Da autoria de Maria João Brito de Sousa, sócia nº 88 da Associação Portuguesa de Poetas, Membro Efectivo da Academia Virtual Sala dos Poetas e Escritores - AVSPE -, Membro da Academia Virtual de Letras (AVL) e autora no Portal CEN, escrito num portátil gentilmente oferecido pelos seus leitores. ...porque os poemas nascem, alimentam-se, crescem, reproduzem-se e (por vezes...) não morrem.
09
Ago10

SÁBADO, DOMINGO E SEGUNDA FEIRA XVI

Maria João Brito de Sousa

UM BEIJO POR UMA HISTÓRIA

 

 

Fecha-me os olhos,” finta-me” a vontade

[ele há lá beijo que ousasse esquecer-me…]

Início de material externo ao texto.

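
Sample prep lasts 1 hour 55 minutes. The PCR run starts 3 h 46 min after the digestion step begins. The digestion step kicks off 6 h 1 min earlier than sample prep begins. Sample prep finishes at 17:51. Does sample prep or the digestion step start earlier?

the digestion step

Sample prep starts at 17:51 − 115 min = 15:56.
The digestion step starts at 15:56 − 361 min = 09:55.
Sample prep starts at 15:56 and the digestion step starts at 09:55, so the digestion step is first.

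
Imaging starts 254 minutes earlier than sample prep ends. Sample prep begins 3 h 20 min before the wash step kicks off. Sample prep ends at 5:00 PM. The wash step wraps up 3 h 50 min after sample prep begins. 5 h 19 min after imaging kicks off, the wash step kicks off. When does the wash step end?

Imaging starts at 5:00 PM − 254 min = 12:46 PM.
The wash step starts at 12:46 PM + 319 min = 6:05 PM.
Sample prep starts at 6:05 PM − 200 min = 2:45 PM.
The wash step ends at 2:45 PM + 230 min = 6:35 PM.

6:35 PM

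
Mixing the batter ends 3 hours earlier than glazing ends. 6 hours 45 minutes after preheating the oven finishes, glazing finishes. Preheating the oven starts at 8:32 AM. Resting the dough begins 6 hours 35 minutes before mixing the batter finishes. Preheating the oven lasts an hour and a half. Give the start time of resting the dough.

Preheating the oven ends at 8:32 AM + 90 min = 10:02 AM.
Glazing ends at 10:02 AM + 405 min = 4:47 PM.
Mixing the batter ends at 4:47 PM − 180 min = 1:47 PM.
Resting the dough starts at 1:47 PM − 395 min = 7:12 AM.

7:12 AM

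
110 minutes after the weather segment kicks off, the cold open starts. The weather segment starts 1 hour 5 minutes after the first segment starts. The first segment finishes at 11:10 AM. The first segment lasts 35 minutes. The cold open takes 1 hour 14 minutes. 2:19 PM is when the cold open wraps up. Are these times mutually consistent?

No

The first segment starts at 11:10 AM − 35 min = 10:35 AM.
The weather segment starts at 10:35 AM + 65 min = 11:40 AM.
The cold open starts at 11:40 AM + 110 min = 1:30 PM.
The cold open ends at 1:30 PM + 74 min = 2:44 PM.
But the cold open is also said to end at 2:19 PM — a 25-minute conflict.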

E garante, depois, que foi verdade

O que mais tarde irá acontecer-me.


Não venhas desmentir-me; isto é saudade

Pois se o não fosse… como conhecer-me?

Nestas coisas do sonho, sem maldade,

Que a noite vem, por vezes, conceder-me,


Existe um quase-nada que fascina

E a dúvida, se existe, é dissipada

Por mil estranhos conluios da memória


Pois foi há tanto tempo… era eu menina

E mesmo não sabendo quase nada

Fazia, já, do sonho a minha história…

 

 


Maria João Brito de Sousa -08.08.2010 – 18.14h

 

 

UM MOMENTO DE PAUSA

 

 

Foi nas margens de um lago virtual

Onde, às duas por três, quis descansar

Que encontrei um estranhíssimo animal

Que por ali andava a vaguear…


Não podendo inseri-lo no normal,

Arquivei-o na pasta de “Invulgar”

E, sem que eu lhe fizesse nenhum mal,

Acabou, afinal, por “pôr-se a andar”…


Não se sabe o que pode acontecer

Quando um estranho animal nos desafia,

Desmentindo esse pouco que aprendemos…


Este fugiu de mim, que o queria ver,

Outro talvez pareça que confia…

Mas fujamos daquele que nunca vemos!

 


Maria João Brito de Sousa –

 

 

 

A DESCOBERTA

 

 

Serei sempre essa linha que escreveste.

Desígnios que não sei, me traçam torta,

Mas foi, contudo, a mim que Tu escolheste

No dia em que bateste à minha porta…


Tal qual uma gaivota, uma andorinha,

Traçando, noutros céus, seu rumo certo,

Serei trilho imperfeito em que caminha

Outro povo perdido… e outro deserto.


Inóspito rochedo em parte incerta,

Serei floresta virgem - mas aberta… -

Ao teu olhar sereno e vigilante,


Semente de alvorada que desperta

Que, por Ti, parte, ainda, à descoberta

Dos desígnios da vida, doce Infante!